Now install PolyChord, either by hand or using cobaya’s automatic installer, go to the newly created PolyChord folder, and compile it with

$ make veryclean
$ make PyPolyChord MPI= CC=gcc-[X] CXX=g++-[X]
$ python[Y] setup.py install

where [X] is your gcc version and [Y] is your python version: 2 or 3. Add a --user flag to the Python command if you get an error message showing [Errno 13] Permission denied anywhere.

If you want to use PolyChord with MPI on a Mac, you need to have compiled OpenMPI with the same gcc version with which you are compiling PolyChord. To do that, prepend OpenMPI’s make command with CC=gcc-[X], where [X] is your gcc version. Then follow the instructions above to compile PolyChord, but with MPI=1 instead when you do make PyPolyChord.

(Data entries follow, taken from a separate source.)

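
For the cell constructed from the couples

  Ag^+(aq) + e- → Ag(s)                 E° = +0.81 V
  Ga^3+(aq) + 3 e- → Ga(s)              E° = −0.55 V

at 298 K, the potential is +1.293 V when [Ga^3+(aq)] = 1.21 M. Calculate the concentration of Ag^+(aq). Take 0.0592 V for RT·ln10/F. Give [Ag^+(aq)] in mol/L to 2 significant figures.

0.079 M

Ag⁺/Ag is the cathode (higher E°); E°cell = +0.81 − (−0.55) = +1.36 V with n = 3.
From the Nernst equation, log Q = n(E° − E)/0.0592 = 3·(+1.36 − (+1.293))/0.0592 = 3.395.
Balancing electrons gives 3 Ag^+(aq) + Ga(s) → 3 Ag(s) + Ga^3+(aq); thus Q = [Ga^3+(aq)] / [Ag^+(aq)]^3.
Isolating [Ag^+(aq)] in Q = 10^{3.395} yields log [Ag^+(aq)] = −1.104, i.e. 0.079 M.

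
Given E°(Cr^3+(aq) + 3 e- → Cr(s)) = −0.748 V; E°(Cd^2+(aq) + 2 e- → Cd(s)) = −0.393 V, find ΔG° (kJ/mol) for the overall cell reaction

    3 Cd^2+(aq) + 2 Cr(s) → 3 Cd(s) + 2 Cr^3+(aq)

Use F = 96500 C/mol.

In the reaction as written Cd^2+(aq) is reduced, so the Cd²⁺/Cd couple is the cathode and Cr³⁺/Cr is the anode.
E°cell = −0.393 − (−0.748) = +0.355 V; balancing electrons gives n = 6.
ΔG° = −nFE°cell = −(6)(96500)(+0.355) J/mol = −206 kJ/mol.

−206 kJ/mol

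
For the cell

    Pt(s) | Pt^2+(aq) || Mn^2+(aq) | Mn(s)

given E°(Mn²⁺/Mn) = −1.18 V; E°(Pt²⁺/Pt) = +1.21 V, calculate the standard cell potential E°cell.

By convention the left-hand electrode in cell notation is the anode (oxidation) and the right-hand electrode is the cathode (reduction).
E°cell = E°(right) − E°(left) = −1.18 − (+1.21) = −2.39 V.
The negative sign shows that, as written, the cell would require an external voltage to drive the reaction.

−2.39 V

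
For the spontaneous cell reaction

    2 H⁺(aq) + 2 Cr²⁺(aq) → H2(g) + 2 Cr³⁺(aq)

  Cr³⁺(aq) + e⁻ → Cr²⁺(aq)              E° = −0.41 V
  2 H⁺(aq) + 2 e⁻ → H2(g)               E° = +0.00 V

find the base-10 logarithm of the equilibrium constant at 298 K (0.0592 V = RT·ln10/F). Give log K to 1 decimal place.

The 2H⁺/H₂ couple is reduced (cathode); E°cell = +0.00 − (−0.41) = +0.41 V with n = 2.
At equilibrium E = 0, so log K = nE°cell / 0.0592 = (2)(+0.41) / 0.0592 = 13.9.

log K = 13.9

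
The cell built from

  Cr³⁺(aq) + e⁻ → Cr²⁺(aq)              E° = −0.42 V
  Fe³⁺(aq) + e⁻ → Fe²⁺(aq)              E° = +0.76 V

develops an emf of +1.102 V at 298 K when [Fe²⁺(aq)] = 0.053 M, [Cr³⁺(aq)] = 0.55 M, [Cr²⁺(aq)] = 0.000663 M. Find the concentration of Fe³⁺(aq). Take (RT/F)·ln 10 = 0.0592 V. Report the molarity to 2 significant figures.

Fe³⁺/Fe²⁺ is the cathode (higher E°); E°cell = +0.76 − (−0.42) = +1.18 V with n = 1.
Since E = E° − (0.0592/n)·log Q, log Q = n(E° − E)/0.0592 = 1.318.
Balancing electrons gives Fe³⁺(aq) + Cr²⁺(aq) → Fe²⁺(aq) + Cr³⁺(aq); thus Q = ([Fe²⁺(aq)]·[Cr³⁺(aq)]) / ([Fe³⁺(aq)]·[Cr²⁺(aq)]).
Solving for the unknown gives log [Fe³⁺(aq)] = 0.325, so [Fe³⁺(aq)] ≈ 2.1 M.

2.1 M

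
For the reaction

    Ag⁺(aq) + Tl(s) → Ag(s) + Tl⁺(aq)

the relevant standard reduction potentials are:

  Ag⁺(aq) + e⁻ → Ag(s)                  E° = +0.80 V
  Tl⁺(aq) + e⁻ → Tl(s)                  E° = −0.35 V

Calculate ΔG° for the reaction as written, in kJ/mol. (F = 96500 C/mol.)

In the reaction as written Ag⁺(aq) is reduced, so the Ag⁺/Ag couple is the cathode and Tl⁺/Tl is the anode.
E°cell = +0.80 − (−0.35) = +1.15 V; balancing electrons gives n = 1.
ΔG° = −nFE°cell = −(1)(96500)(+1.15) J/mol = −111 kJ/mol.

−111 kJ/mol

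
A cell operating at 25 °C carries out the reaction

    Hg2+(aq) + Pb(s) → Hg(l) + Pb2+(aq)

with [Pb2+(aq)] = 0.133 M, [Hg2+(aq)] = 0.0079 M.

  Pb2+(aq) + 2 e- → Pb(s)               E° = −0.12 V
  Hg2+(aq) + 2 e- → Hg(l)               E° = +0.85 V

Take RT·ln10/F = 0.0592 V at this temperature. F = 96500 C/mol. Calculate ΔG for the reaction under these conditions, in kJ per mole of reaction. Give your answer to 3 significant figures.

−180 kJ/mol

The standard cell potential is +0.85 − (−0.12) = +0.97 V, with n = 2 electrons in the balanced equation.
Q = [Pb2+(aq)] / [Hg2+(aq)] = 16.8, so log Q = 1.226 and E = +0.97 − (0.0592/2)(1.226) = +0.9337 V.
ΔG = −nFE = −(2)(96500)(+0.9337) J/mol = −180 kJ/mol.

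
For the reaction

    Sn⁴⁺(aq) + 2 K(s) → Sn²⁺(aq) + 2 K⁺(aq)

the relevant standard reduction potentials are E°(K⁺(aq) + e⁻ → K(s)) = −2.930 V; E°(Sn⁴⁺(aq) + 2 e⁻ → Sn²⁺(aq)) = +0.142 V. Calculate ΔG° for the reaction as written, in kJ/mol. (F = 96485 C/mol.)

−593 kJ/mol

In the reaction as written Sn⁴⁺(aq) is reduced, so the Sn⁴⁺/Sn²⁺ couple is the cathode and K⁺/K is the anode.
E°cell = +0.142 − (−2.930) = +3.072 V; balancing electrons gives n = 2.
ΔG° = −nFE°cell = −(2)(96485)(+3.072) J/mol = −593 kJ/mol.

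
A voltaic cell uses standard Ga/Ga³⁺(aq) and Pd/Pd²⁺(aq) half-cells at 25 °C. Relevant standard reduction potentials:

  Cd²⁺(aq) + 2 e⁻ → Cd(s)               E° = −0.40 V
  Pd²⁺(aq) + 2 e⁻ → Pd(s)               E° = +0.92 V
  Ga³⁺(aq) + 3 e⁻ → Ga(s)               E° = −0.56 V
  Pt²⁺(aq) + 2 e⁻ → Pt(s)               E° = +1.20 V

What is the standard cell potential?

The Pd²⁺/Pd couple has the higher E°, so Pd ion is reduced (cathode) and Ga is oxidized (anode).
E°cell = E°(cathode) − E°(anode) = +0.92 − (−0.56) = +1.48 V.

+1.48 V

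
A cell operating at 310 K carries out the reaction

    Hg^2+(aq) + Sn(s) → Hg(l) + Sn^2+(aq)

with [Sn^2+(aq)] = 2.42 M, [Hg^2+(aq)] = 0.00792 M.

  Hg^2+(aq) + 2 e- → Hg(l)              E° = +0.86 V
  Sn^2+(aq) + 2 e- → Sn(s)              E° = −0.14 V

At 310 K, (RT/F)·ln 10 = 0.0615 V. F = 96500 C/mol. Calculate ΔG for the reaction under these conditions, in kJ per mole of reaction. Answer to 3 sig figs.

−178 kJ/mol

With Hg²⁺/Hg reduced at the cathode, E°cell = +0.86 − (−0.14) = +1.00 V and n = 2.
The reaction quotient is [Sn^2+(aq)] / [Hg^2+(aq)] = 306; by Nernst, E = +1.00 − (0.0615/2)(2.485) = +0.9236 V.
Then ΔG = −nFE = −2 × 96500 × +0.9236 J/mol = −178 kJ/mol.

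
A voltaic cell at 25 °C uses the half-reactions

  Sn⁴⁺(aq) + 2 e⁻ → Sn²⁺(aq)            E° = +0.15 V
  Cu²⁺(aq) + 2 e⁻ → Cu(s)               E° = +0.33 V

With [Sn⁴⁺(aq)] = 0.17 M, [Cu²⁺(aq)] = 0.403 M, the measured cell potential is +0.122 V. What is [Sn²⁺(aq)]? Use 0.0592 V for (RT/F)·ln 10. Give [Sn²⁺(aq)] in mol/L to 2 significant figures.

0.0046 M

The Cu²⁺/Cu couple has the larger reduction potential, so it is the cathode: E°cell = +0.33 − (+0.15) = +0.18 V and n = 2.
From the Nernst equation, log Q = n(E° − E)/0.0592 = 2·(+0.18 − (+0.122))/0.0592 = 1.959.
For Cu²⁺(aq) + Sn²⁺(aq) → Cu(s) + Sn⁴⁺(aq), the reaction quotient is Q = [Sn⁴⁺(aq)] / ([Cu²⁺(aq)]·[Sn²⁺(aq)]).
Isolating [Sn²⁺(aq)] in Q = 10^{1.959} yields log [Sn²⁺(aq)] = −2.334, i.e. 0.0046 M.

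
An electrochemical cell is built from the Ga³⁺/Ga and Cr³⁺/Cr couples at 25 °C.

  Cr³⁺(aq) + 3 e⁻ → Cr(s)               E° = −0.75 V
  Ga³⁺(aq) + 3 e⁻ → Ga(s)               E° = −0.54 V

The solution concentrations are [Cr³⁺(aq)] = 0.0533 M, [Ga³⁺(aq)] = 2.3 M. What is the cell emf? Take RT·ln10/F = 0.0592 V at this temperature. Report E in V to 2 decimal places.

The Ga³⁺/Ga couple has the more positive E°, so it is the cathode; Cr³⁺/Cr is the anode.
E°cell = −0.54 − (−0.75) = +0.21 V, with n = 3 electrons transferred.
For the overall reaction Ga³⁺(aq) + Cr(s) → Ga(s) + Cr³⁺(aq), Q = [Cr³⁺(aq)] / [Ga³⁺(aq)] = 0.0232, giving log Q = −1.635.
By the Nernst equation, E = +0.21 − (0.0592/3)·(−1.635) = +0.24 V.

+0.24 V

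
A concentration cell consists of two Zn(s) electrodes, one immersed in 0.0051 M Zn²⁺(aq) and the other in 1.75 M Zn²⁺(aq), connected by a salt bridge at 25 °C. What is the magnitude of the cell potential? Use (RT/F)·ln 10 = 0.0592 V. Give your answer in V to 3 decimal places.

For a concentration cell E°cell = 0, since both electrodes use the same couple.
The compartment with the higher Zn²⁺(aq) concentration (1.75 M) acts as the cathode; ions are reduced there and produced at the dilute (0.0051 M) anode.
With n = 2, Ecell = −(0.0592/2)·log([dilute]/[conc]) = −(0.0592/2)·log(0.0051/1.75) = +0.075 V.

0.075 V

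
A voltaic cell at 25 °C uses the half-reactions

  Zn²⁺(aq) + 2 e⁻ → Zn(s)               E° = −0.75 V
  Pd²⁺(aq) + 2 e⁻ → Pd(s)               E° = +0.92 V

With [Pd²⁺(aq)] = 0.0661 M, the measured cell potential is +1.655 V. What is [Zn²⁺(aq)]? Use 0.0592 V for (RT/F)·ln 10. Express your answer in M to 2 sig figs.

The Pd²⁺/Pd couple has the larger reduction potential, so it is the cathode: E°cell = +0.92 − (−0.75) = +1.67 V and n = 2.
From the Nernst equation, log Q = n(E° − E)/0.0592 = 2·(+1.67 − (+1.655))/0.0592 = 0.507.
Balancing electrons gives Pd²⁺(aq) + Zn(s) → Pd(s) + Zn²⁺(aq); thus Q = [Zn²⁺(aq)] / [Pd²⁺(aq)].
Isolating [Zn²⁺(aq)] in Q = 10^{0.507} yields log [Zn²⁺(aq)] = −0.673, i.e. 0.21 M.

0.21 M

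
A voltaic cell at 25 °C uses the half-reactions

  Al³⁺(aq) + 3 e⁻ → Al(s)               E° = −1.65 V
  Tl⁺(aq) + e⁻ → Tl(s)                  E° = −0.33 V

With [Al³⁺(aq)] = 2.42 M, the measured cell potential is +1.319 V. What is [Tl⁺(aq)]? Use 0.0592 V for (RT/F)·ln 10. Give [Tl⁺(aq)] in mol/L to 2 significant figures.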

Thanks to Guadalupe Cañas Herrera for these instructions!

Manual installation of PolyChord

If you prefer to install PolyChord manually, assuming you want to install it at /path/to/polychord, simply do

$ cd /path/to/polychord
$ git clone https://github.com/PolyChord/PolyChordLite.git
$ cd PolyChordLite
$ make PyPolyChord MPI=1

After this, mention the path in your input file as

sampler:
  polychord:
    path: /path/to/polychord/PolyChordLite

PolyChord class

Synopsis:Interface for the PolyChord nested sampler
Author:Will Handley, Mike Hobson and Anthony Lasenby (for PolyChord), Jesus Torrado (for the cobaya wrapper only)
class samplers.polychord.polychord(info_sampler, model, output, resume=False, modules=None)
initialize()

Imports the PolyChord sampler and prepares its arguments.

run()

Prepares the posterior function and calls PolyChord’s run function.

close(exception_type=None, exception_value=None, traceback=None)

Loads the sample of live points from PolyChord’s raw output and writes it (if txt output requested).

products()

Auxiliary function to define what should be returned in a scripted call.

Returns:The sample Collection containing the sequentially discarded live points.